Tuesday, July 20, 2010

Krugman Does It Again

You will recall that, according to Paul Krugman, FDR’s spending which ended in 1937 causing a recession, nonetheless somehow managed also to trigger the postwar economic boom in the 1950’s, fifteen years or so after it ended. Well he has come up with another in his “magical economics” series, one in which that massive spending also did not cause any debt, blaming the debt that was left at the end of that spending on FDR’s predecessor, Herbert Hoover.

You can read the whole thing, complete with graphs and discussions of numerators and denominators and statements that, in effect, call everyone other than himself an idiot.

First is a chart showing debt as a percent of GDP, which people with Nobel Prizes know is a very important number, one that matters a lot more than actual debt because it can be made to magically vanish a lot more easily than actual debt can. The bars for Herbert Hoover years are very short and the ones for FDR years are very tall, which would seem to create a problem for Krugman’s theory. But don’t worry, he has another chart.

This chart is the “numerator chart” or, to those of us without Nobel Prizes, the debt in actual dollars. Those are harder to make disappear, but Nobel winners will use them at times of need, and apparently this of one of those times. But there’s a problem with this chart too. The Hoover bars are very short and, omigod, look at those FDR bars!

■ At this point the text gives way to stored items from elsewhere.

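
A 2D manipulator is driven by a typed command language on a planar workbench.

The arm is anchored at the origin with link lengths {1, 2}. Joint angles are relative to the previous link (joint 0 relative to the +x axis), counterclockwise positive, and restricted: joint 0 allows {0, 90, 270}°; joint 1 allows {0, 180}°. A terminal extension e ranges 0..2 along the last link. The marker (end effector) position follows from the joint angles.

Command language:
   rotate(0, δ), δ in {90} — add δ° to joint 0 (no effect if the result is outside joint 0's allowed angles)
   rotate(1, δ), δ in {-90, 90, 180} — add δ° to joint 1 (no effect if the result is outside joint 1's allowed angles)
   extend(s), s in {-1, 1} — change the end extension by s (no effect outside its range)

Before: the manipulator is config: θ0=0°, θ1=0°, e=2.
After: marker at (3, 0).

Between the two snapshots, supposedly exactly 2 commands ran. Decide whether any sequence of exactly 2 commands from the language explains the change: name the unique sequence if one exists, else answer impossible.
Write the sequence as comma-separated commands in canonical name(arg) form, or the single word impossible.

extend(-1), extend(-1)

from: config: θ0=0°, θ1=0°, e=2
t=1 extend(-1) ⇒ config: θ0=0°, θ1=0°, e=1
t=2 extend(-1) ⇒ config: θ0=0°, θ1=0°, e=0
no other 2-command option fits: unique.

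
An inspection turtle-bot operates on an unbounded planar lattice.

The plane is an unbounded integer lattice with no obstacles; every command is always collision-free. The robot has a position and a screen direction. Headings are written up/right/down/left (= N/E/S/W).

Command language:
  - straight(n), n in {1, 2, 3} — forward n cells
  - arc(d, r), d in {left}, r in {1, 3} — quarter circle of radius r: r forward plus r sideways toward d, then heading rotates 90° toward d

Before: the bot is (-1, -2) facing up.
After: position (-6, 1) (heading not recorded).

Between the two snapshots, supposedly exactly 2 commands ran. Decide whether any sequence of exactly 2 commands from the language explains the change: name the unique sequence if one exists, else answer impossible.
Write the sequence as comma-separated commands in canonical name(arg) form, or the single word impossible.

arc(left, 3), straight(2)

key: running straight(2) before arc(left, 3) would end elsewhere — order is forced
start: (-1, -2) facing up
1. arc(left, 3) → (-4, 1) facing left
2. straight(2) → (-6, 1) facing left
no rival 2-sequence matches.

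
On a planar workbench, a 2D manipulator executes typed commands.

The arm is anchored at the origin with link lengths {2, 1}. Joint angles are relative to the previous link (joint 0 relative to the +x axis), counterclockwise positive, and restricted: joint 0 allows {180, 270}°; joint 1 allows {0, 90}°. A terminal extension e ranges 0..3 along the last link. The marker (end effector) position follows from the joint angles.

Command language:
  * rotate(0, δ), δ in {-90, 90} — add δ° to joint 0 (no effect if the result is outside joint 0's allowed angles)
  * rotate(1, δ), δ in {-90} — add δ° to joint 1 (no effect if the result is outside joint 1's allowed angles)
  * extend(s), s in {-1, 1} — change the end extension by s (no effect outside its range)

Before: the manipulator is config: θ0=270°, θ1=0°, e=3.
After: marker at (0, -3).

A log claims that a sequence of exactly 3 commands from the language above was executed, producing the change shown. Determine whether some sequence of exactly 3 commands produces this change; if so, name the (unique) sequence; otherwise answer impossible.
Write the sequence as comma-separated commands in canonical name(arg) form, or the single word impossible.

start: config: θ0=270°, θ1=0°, e=3
step 1 (extend(-1)): config: θ0=270°, θ1=0°, e=2
step 2 (extend(-1)): config: θ0=270°, θ1=0°, e=1
step 3 (extend(-1)): config: θ0=270°, θ1=0°, e=0
all 125 alternatives checked — unique.

extend(-1), extend(-1), extend(-1)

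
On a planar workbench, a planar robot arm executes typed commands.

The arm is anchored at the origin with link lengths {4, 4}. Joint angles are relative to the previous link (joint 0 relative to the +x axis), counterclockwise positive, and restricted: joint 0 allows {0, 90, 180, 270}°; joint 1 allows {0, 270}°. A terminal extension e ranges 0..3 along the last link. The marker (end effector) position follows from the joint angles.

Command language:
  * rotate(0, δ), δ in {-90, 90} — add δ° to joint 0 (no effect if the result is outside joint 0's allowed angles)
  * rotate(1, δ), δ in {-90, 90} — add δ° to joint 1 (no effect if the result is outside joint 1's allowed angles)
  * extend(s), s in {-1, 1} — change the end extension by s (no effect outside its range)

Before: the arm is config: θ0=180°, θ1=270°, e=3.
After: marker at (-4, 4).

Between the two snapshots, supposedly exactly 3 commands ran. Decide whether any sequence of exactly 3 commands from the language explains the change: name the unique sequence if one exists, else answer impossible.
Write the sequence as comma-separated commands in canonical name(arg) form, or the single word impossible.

extend(-1), extend(-1), extend(-1)

initial: config: θ0=180°, θ1=270°, e=3
1. extend(-1) → config: θ0=180°, θ1=270°, e=2
2. extend(-1) → config: θ0=180°, θ1=270°, e=1
3. extend(-1) → config: θ0=180°, θ1=270°, e=0
no other 3-command option fits: unique.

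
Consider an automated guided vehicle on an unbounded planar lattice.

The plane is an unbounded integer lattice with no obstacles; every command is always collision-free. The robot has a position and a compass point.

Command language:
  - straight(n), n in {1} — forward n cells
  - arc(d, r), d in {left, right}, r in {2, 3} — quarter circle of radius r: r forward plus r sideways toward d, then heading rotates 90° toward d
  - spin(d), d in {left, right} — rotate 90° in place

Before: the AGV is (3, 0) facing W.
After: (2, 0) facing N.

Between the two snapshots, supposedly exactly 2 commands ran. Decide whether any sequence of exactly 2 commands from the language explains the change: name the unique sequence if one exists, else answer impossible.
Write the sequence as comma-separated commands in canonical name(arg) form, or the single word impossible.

key: running spin(right) before straight(1) would end elsewhere — order is forced
begin: (3, 0) facing W
step 1 (straight(1)): (2, 0) facing W
step 2 (spin(right)): (2, 0) facing N
all 49 alternatives checked — unique.

straight(1), spin(right)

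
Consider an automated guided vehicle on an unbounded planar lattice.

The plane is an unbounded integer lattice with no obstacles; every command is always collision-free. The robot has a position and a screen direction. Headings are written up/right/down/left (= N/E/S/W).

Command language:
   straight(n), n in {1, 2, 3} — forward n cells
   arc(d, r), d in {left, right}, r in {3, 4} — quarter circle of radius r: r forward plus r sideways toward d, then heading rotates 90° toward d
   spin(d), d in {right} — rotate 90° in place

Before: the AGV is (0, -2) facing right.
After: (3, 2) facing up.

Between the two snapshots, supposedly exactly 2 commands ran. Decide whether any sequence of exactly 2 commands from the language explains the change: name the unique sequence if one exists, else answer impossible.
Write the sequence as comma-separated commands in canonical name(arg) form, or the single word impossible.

key: position moved to (3,2) AND the heading swung to N — translation plus rotation needed
begin: (0, -2) facing right
t=1 arc(left, 3) ⇒ (3, 1) facing up
t=2 straight(1) ⇒ (3, 2) facing up
no other 2-command option fits: unique.

arc(left, 3), straight(1)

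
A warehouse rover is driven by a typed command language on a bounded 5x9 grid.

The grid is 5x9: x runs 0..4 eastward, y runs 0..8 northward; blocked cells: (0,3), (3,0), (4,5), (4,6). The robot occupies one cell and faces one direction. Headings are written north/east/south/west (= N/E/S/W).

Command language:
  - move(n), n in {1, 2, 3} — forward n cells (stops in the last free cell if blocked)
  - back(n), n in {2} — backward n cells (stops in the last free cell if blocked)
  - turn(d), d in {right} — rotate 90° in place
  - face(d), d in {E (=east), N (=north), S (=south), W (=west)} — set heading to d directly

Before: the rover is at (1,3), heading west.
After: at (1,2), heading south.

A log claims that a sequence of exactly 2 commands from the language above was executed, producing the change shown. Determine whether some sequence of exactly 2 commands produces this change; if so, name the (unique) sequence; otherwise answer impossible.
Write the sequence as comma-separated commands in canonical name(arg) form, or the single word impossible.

face(S), move(1)

key: position moved to (1,2) AND the heading swung to S — translation plus rotation needed
from: at (1,3), heading west
step 1 (face(S)): at (1,3), heading south
step 2 (move(1)): at (1,2), heading south
uniquely the one of 81 2-step routes that fits.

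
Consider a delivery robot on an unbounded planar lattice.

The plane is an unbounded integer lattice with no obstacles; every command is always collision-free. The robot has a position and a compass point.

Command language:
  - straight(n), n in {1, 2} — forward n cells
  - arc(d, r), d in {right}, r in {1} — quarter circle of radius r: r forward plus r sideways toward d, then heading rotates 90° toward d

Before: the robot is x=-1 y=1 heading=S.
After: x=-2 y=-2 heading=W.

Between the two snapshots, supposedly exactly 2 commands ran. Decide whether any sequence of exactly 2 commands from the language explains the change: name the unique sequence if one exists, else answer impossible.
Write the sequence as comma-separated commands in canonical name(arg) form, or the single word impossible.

straight(2), arc(right, 1)

key: position moved to (-2,-2) AND the heading swung to W — translation plus rotation needed
from: x=-1 y=1 heading=S
[1] after straight(2): x=-1 y=-1 heading=S
[2] after arc(right, 1): x=-2 y=-2 heading=W
no other 2-command option fits: unique.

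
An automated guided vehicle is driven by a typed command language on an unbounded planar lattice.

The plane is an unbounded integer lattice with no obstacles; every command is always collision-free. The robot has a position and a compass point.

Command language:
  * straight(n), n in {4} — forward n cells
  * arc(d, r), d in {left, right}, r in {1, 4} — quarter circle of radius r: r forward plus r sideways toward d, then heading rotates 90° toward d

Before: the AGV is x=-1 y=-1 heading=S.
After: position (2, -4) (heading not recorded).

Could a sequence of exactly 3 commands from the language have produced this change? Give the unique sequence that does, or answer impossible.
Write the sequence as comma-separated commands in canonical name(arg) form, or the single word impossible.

arc(left, 1), arc(right, 1), arc(left, 1)

t0: x=-1 y=-1 heading=S
t=1 arc(left, 1) ⇒ x=0 y=-2 heading=E
t=2 arc(right, 1) ⇒ x=1 y=-3 heading=S
t=3 arc(left, 1) ⇒ x=2 y=-4 heading=E
uniquely the one of 125 3-step routes that fits.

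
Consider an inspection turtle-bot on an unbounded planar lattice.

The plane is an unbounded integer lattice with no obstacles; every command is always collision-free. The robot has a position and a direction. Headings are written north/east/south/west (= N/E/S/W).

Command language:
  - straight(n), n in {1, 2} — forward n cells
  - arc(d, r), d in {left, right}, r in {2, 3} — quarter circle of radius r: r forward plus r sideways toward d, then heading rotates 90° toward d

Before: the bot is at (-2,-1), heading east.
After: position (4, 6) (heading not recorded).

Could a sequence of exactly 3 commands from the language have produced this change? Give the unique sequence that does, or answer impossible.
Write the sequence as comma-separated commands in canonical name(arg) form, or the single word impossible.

arc(left, 3), straight(1), arc(right, 3)

key: running arc(right, 3) before arc(left, 3) would end elsewhere — order is forced
start: at (-2,-1), heading east
1. arc(left, 3) → at (1,2), heading north
2. straight(1) → at (1,3), heading north
3. arc(right, 3) → at (4,6), heading east
all 216 alternatives checked — unique.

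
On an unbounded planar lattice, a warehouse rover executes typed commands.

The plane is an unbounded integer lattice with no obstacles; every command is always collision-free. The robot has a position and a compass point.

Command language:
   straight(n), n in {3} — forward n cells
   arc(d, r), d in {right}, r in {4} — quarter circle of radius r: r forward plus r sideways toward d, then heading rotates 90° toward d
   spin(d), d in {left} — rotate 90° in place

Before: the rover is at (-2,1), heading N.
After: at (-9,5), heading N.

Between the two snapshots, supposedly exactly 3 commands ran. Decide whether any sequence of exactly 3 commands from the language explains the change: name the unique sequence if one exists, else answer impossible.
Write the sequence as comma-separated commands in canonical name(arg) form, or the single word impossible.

key: still facing N at the end — net rotation zero over 3 steps
begin: at (-2,1), heading N
t=1 spin(left) ⇒ at (-2,1), heading W
t=2 straight(3) ⇒ at (-5,1), heading W
t=3 arc(right, 4) ⇒ at (-9,5), heading N
no rival 3-sequence matches.

spin(left), straight(3), arc(right, 4)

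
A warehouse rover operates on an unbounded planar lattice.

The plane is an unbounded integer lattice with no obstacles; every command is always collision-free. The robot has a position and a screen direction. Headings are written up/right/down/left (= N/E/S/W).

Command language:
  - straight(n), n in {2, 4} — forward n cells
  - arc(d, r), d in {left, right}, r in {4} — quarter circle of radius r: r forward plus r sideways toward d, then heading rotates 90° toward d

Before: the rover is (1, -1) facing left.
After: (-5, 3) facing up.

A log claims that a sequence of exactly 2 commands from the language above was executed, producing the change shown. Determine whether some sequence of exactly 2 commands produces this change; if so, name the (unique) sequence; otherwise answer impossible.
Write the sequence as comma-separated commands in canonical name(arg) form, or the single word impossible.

straight(2), arc(right, 4)

key: order matters: swapping straight(2) and arc(right, 4) lands elsewhere
from: (1, -1) facing left
[1] after straight(2): (-1, -1) facing left
[2] after arc(right, 4): (-5, 3) facing up
all 16 alternatives checked — unique.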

Krugman is undaunted by any of this. Numbers are nothing to a man with
a brain like his; mere toys to be played with and maneuvered like lead soldiers on a papier mache battlefield.

Nonetheless, the fact that virtually all the deterioration in the US debt position from 1929 to 1939 took place under the tight-fisted Hoover rather than under FDR is an object lesson in the crucial importance of growth in dealing with debt. And the Hoover experience also provides a nice illustration of self-defeating austerity — not only didn’t austerity produce economic recovery, it didn’t even improve the fiscal position.

FDR spent way more money both in actual dollars and as a percent of GDP, and left the nation with a higher debt at the end of the period, both actual debt and as a percent of GDP, and yet, “virtually all the deterioration in the US debt position...”, etc. That’s how you deal with numbers that don’t suit you; you merely state your theory in the form of a conclusion, as if it had been proven by the charts that, at best, have nothing whatever to do with that statement and at worst totally disproves it.

This is “Voodoo Economics” writ large. You give credit to your hero for success, regardless of when that success occurred or where he stood with respect to it, and you blame his predecessor for any problems, no matter how the problem arose and what office the predecessor held at the time.

Krugman, just today in another article, says he might try standup comedy.